Projected Entangled Pair States for Lattice Gauge Theories with Dynamical Fermions

TL;DR

This paper introduces gauged Gaussian projected entangled pair states as an ansatz for simulating lattice gauge theories with dynamical fermions, showing promising results for small and larger systems.

Contribution

It presents a novel tensor network approach for lattice gauge theories with dynamical matter, enabling studies beyond the reach of traditional Monte Carlo methods.

Findings

Results agree with exact diagonalization for small systems.

Approach is computationally feasible for larger systems.
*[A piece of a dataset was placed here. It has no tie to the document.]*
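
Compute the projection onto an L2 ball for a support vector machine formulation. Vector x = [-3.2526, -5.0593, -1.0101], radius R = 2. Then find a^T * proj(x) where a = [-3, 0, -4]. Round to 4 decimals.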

Advances the study of higher-dimensional gauge theories without sign problems.

Abstract

Lattice gauge theory is an important framework for studying gauge theories that arise in the Standard Model and condensed matter physics. Yet many systems (or regimes of those systems) are difficult to study using conventional techniques, such as action-based Monte Carlo sampling. In this paper, we demonstrate the use of gauged Gaussian projected entangled pair states as an ansatz for a lattice gauge theory involving dynamical physical matter. We study a $\mathbb{Z}_2$ gauge theory on a two dimensional lattice with a single flavor of fermionic matter on each lattice site. For small systems, our results show agreement with results computed by exactly diagonalizing the Hamiltonian, and demonstrate that the approach is computationally feasible for larger system sizes where exact results are unavailable. This is a further step on the road to studying higher dimensions and other gauge groups with manageable computational costs while avoiding the sign problem.